Best German Grammar Exercises and German Grammar Drills
When it comes to grammar, there’s no such thing as one size fits all. Different people learn best in different ways. Some people prefer to memorize rules and exceptions, while others prefer to dive right in and start speaking the language.
And still others find that a combination of both approaches works best for them. If you’re new to learning German, you may be wondering what the best way to go about it is. Here are a few things to keep in mind when choosing German grammar exercises and drills.
First, consider your learning style. If you’re someone who likes to have a clear understanding of the rules before you start speaking, then grammar exercises will probably be more helpful for you. On the other hand, if you’re someone who prefers to jump right in and get started with conversation, then grammar drills might be a better option. There’s no right or wrong answer here – it’s really just a matter of finding what works best for you.
Second, think about your level of German. If you’re just starting out, you’ll probably want to focus on basic grammar exercises that cover the essential building blocks of the language. As you become more confident and proficient, you can gradually move on to more challenging exercises that work on more advanced German grammar concepts.
Where Can I Find a German Grammar Checker?
There are a few different places you can look for a German grammar check. The first place to check is online. There are a number of websites that offer free grammar checks, and many of them will be able to handle German. Another option is to download a grammar checking program.
These programs usually have to be purchased, but they can be very helpful for checking grammar in any language.
Finally, you can always ask a native speaker to help you with your grammar. This is usually the best option, but it may not be possible if you don’t know anyone who speaks German. Whichever option you choose, there are plenty of resources available to help you get a German grammar check.
How Can I Learn German Grammar Fast?
Learning grammar can seem like a daunting task, especially for a complex language like German.
However, there are a few strategies that can help you to quickly master the basics of German grammar.
One effective method is to create cheat sheets with key grammatical rules. These can be used for quick reference when you are studying or practicing your German. Another helpful approach is to find online resources that provide step-by-step explanations of grammatical concepts.
These can be a valuable tool for visual learners.
Finally, practice makes perfect, so make sure to get plenty of speaking and writing experience to really cement your understanding of German grammar. With a little effort, you’ll be surprised at how quickly you can learn the basics!

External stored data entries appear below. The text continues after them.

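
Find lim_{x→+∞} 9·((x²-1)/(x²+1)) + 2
Evaluate the dominant behaviour as x → +∞; each term tends to a finite value or vanishes.
Limit = 11.

Final answer: 11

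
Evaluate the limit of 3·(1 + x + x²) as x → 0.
Direct substitution at x = 0 gives 3.

Final answer: 3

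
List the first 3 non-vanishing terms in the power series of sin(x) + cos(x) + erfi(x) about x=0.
-x^2/2 + x·(1 + 2/√(π)) + 1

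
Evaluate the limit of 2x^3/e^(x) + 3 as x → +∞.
The quotient is an ∞/∞ indeterminate form as x → +∞.
The exponential denominator e^(x) dominates the polynomial numerator (e^x ≫ x^3 as x → ∞), so the quotient → 0.
Adding the constant: 0 + 3 = 3. Limit = 3.

Final answer: 3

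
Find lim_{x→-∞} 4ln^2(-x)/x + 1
The quotient is an ∞/∞ indeterminate form as x → -∞.
Compare growth rates of the dominant terms (exponentials ≫ polynomials ≫ logarithms), or apply L'Hôpital's rule; the quotient → 0.
Adding the constant: 0 + 1 = 1. Limit = 1.

Final answer: 1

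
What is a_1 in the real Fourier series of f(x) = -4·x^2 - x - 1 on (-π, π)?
a_1 = (1/π) ∫_{-π}^{π} f(x)·cos(1x) dx.
Evaluate the integral (use parity and integration by parts as needed): a_1 = 16.

Final answer: 16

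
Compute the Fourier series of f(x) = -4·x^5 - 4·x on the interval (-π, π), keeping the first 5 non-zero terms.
(-968 - 8·π^4 + 160·π^2)·sin(x) + (-20·π^2 + 34 + 4·π^4)·sin(2·x) + (-8·π^4/3 - 536/81 + 160·π^2/27)·sin(3·x) + (-5·π^2/2 + 47/16 + 2·π^4)·sin(4·x) + (-8·π^4/5 - 1192/625 + 32·π^2/25)·sin(5·x)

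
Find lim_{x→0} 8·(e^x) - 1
Direct substitution at x = 0 gives 7.

Final answer: 7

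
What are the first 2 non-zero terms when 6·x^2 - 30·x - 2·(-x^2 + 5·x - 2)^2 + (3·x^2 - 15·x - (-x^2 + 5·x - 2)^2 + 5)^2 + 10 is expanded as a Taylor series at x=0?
20·x + 3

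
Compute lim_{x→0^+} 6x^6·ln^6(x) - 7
The product is a 0·∞ indeterminate form at x → 0⁺.
Rewrite the product as 6·ln^6(x) / x^(-6) and apply L'Hôpital, or use the standard hierarchy x^(-6) ≫ |ln x|^6 as x → 0⁺.
The indeterminate product → 0, so the limit = -7.

Final answer: -7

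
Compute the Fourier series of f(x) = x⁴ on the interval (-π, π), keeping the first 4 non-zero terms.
(48 - 8·π^2)·cos(x) + (-3 + 2·π^2)·cos(2·x) + (16/27 - 8·π^2/9)·cos(3·x) + π^4/5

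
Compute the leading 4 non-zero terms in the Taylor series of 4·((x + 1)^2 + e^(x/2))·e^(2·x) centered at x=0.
159·x^3/4 + 81·x^2/2 + 26·x + 8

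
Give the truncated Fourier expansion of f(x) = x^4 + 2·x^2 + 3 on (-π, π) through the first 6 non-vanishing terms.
(40 - 8·π^2)·cos(x) + (-1 + 2·π^2)·cos(2·x) + (-8·π^2/9 - 8/27)·cos(3·x) + (5/16 + π^2/2)·cos(4·x) + (-8·π^2/25 - 152/625)·cos(5·x) + 3 + 2·π^2/3 + π^4/5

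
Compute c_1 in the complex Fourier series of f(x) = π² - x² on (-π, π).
Compute the real Fourier coefficients first: a_1 = 4, b_1 = 0.
Then c_1 = (a_1 − i·b_1)/2 = 2.

Final answer: 2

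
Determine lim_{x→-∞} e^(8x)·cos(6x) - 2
Evaluate the dominant behaviour as x → -∞; each term tends to a finite value or vanishes.
Limit = -2.

Final answer: -2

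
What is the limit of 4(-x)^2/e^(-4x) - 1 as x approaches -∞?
The quotient is an ∞/∞ indeterminate form as x → -∞.
Compare growth rates of the dominant terms (exponentials ≫ polynomials ≫ logarithms), or apply L'Hôpital's rule; the quotient → 0.
Adding the constant: 0 - 1 = -1. Limit = -1.

Final answer: -1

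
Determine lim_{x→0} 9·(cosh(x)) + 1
Direct substitution at x = 0 gives 10.

Final answer: 10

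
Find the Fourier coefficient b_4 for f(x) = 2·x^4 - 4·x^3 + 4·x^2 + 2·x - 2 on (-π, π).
b_4 = (1/π) ∫_{-π}^{π} f(x)·sin(4x) dx.
Evaluate the integral (use parity and integration by parts as needed): b_4 = -7/4 + 2·π^2.

Final answer: -7/4 + 2·π^2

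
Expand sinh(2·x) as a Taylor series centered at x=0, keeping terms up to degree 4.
4·x^3/3 + 2·x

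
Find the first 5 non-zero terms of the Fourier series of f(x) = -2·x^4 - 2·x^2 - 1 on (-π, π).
(-88 + 16·π^2)·cos(x) + (4 - 4·π^2)·cos(2·x) + (-8/27 + 16·π^2/9)·cos(3·x) + (-π^2 - 1/8)·cos(4·x) - 2·π^4/5 - 2·π^2/3 - 1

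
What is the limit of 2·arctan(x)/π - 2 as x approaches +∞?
Evaluate the dominant behaviour as x → +∞; each term tends to a finite value or vanishes.
Limit = -1.

Final answer: -1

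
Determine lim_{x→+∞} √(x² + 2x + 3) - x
As x → +∞: multiply by the conjugate to get (2x+3)/(√(x²+2x+3)+x); the denominator ~ 2x, so the limit is 2/2 = 1.
Limit = 1.

Final answer: 1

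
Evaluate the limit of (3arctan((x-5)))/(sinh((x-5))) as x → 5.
Both numerator and denominator → 0 as x → 5; this is a 0/0 indeterminate form.
Expand each to leading order near x = 5: numerator ~ 3·(x - 5), denominator ~ (x - 5).
The limit of the ratio is 3.

Final answer: 3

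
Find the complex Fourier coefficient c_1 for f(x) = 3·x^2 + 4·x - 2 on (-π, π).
Compute the real Fourier coefficients first: a_1 = -12, b_1 = 8.
Then c_1 = (a_1 − i·b_1)/2 = -6 - 4·i.

Final answer: -6 - 4·i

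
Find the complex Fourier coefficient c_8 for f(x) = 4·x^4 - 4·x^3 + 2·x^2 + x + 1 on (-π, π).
Compute the real Fourier coefficients first: a_8 = 5/64 + π^2/2, b_8 = -11/32 + π^2.
Then c_8 = (a_8 − i·b_8)/2 = 5/128 + π^2/4 - i·π^2/2 + 11·i/64.

Final answer: 5/128 + π^2/4 - i·π^2/2 + 11·i/64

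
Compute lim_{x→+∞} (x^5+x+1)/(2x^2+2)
This is an ∞/∞ indeterminate form as x → +∞.
Divide numerator and denominator by x^5 and let the lower-order terms vanish; the numerator's degree 5 exceeds the denominator's degree 2, so the quotient diverges.
Limit = ∞.

Final answer: ∞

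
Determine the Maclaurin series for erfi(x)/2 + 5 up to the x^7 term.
x^7/(42·√(π)) + x^5/(10·√(π)) + x^3/(3·√(π)) + x/√(π) + 5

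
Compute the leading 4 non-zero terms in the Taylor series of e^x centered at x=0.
x^3/6 + x^2/2 + x + 1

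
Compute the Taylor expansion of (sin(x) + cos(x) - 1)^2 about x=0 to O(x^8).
-x^7/40 + x^6/360 + x^5/4 - x^4/12 - x^3 + x^2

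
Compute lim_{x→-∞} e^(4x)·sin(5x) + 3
Evaluate the dominant behaviour as x → -∞; each term tends to a finite value or vanishes.
Limit = 3.

Final answer: 3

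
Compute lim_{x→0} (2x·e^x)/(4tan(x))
Both numerator and denominator → 0 as x → 0; this is a 0/0 indeterminate form.
Expand each to leading order near x = 0: numerator ~ 2·x, denominator ~ 4·x.
The limit of the ratio is 1/2.

Final answer: 1/2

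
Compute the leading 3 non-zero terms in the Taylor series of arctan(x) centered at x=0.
x^5/5 - x^3/3 + x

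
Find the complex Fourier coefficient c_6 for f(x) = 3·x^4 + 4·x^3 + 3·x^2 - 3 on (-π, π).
Compute the real Fourier coefficients first: a_6 = 2/9 + 2·π^2/3, b_6 = 2/9 - 4·π^2/3.
Then c_6 = (a_6 − i·b_6)/2 = 1/9 + π^2/3 - i/9 + 2·i·π^2/3.

Final answer: 1/9 + π^2/3 - i/9 + 2·i·π^2/3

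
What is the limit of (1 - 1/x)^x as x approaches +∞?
As x → +∞: this is the defining limit (1 - 1/x)^x → e^(-1).
Limit = e^(-1).

Final answer: e^(-1)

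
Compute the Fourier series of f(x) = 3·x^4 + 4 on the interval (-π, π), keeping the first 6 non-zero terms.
(144 - 24·π^2)·cos(x) + (-9 + 6·π^2)·cos(2·x) + (16/9 - 8·π^2/3)·cos(3·x) + (-9/16 + 3·π^2/2)·cos(4·x) + (144/625 - 24·π^2/25)·cos(5·x) + 4 + 3·π^4/5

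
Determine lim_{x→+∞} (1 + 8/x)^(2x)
As x → +∞: write (1 + 8/x)^(2x) = ((1 + 8/x)^x)^2 → (e^8)^2 = e^16.
Limit = e^(16).

Final answer: e^(16)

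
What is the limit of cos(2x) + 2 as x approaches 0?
Direct substitution at x = 0 gives 3.

Final answer: 3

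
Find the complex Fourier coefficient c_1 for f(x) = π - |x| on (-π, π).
Compute the real Fourier coefficients first: a_1 = 4/π, b_1 = 0.
Then c_1 = (a_1 − i·b_1)/2 = 2/π.

Final answer: 2/π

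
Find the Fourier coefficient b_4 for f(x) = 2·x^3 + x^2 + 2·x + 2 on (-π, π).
b_4 = (1/π) ∫_{-π}^{π} f(x)·sin(4x) dx.
Evaluate the integral (use parity and integration by parts as needed): b_4 = -π^2 - 5/8.

Final answer: -π^2 - 5/8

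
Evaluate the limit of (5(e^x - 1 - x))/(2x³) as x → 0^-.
Both numerator and denominator → 0 as x → 0^-; this is a 0/0 indeterminate form.
Expand each to leading order near x = 0: numerator ~ 5·x^2/2, denominator ~ 2·x^3.
The limit of the ratio is -∞.

Final answer: -∞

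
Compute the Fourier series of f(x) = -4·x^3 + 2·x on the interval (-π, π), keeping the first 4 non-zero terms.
(52 - 8·π^2)·sin(x) + (-8 + 4·π^2)·sin(2·x) + (28/9 - 8·π^2/3)·sin(3·x) + (-7/4 + 2·π^2)·sin(4·x)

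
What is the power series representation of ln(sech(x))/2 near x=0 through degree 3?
-x^2/4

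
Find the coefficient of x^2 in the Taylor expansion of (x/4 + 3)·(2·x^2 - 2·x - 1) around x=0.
Expand to order 2: (x/4 + 3)·(2·x^2 - 2·x - 1) = 11·x^2/2 - 25·x/4 - 3 + O(x^3).
The coefficient of x^2 is 11/2.

Final answer: 11/2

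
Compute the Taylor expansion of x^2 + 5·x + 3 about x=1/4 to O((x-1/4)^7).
69/16 + 11·(x - 1/4)/2 + (x - 1/4)^2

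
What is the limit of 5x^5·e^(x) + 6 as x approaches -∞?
The product is a 0·∞ indeterminate form at x → -∞.
Rewrite the product as 5x^5 / e^(-x) (an ∞/∞ form) and apply L'Hôpital, or use the standard hierarchy e^(|x|) ≫ |x^5| as x → -∞.
The indeterminate product → 0, so the limit = 6.

Final answer: 6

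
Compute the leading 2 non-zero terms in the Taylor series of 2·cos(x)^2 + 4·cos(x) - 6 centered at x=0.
5·x^4/6 - 4·x^2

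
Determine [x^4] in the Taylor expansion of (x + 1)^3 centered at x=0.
Expand to order 4: (x + 1)^3 = x^3 + 3·x^2 + 3·x + 1 + O(x^5).
The coefficient of x^4 is 0.

Final answer: 0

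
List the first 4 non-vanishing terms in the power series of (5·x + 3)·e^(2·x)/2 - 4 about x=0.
7·x^3 + 8·x^2 + 11·x/2 - 5/2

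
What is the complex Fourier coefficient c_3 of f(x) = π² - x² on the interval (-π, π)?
Compute the real Fourier coefficients first: a_3 = 4/9, b_3 = 0.
Then c_3 = (a_3 − i·b_3)/2 = 2/9.

Final answer: 2/9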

Is German Grammar Difficult?
The many German grammar rules we’ve looked at today are certainly not the only ones you need to worry about when learning German, but they will help you get started.
As with any language, practice makes perfect, so be sure to use these tips and tricks as often as possible in your everyday speech and writing.
And if you still have questions after reading this post or want more detailed explanations of some of the concepts covered here, don’t hesitate to reach out for help. We’re always happy to chat grammar! Do you have a question about one of the rules we looked at today? Let us know in the comments below.
There are many more German grammar tips and tricks like this that will help you save time and get you to grammar perfection much faster. It’s always best to review and expand on these tips with an experienced teacher who knows the language and can guide you to your goals!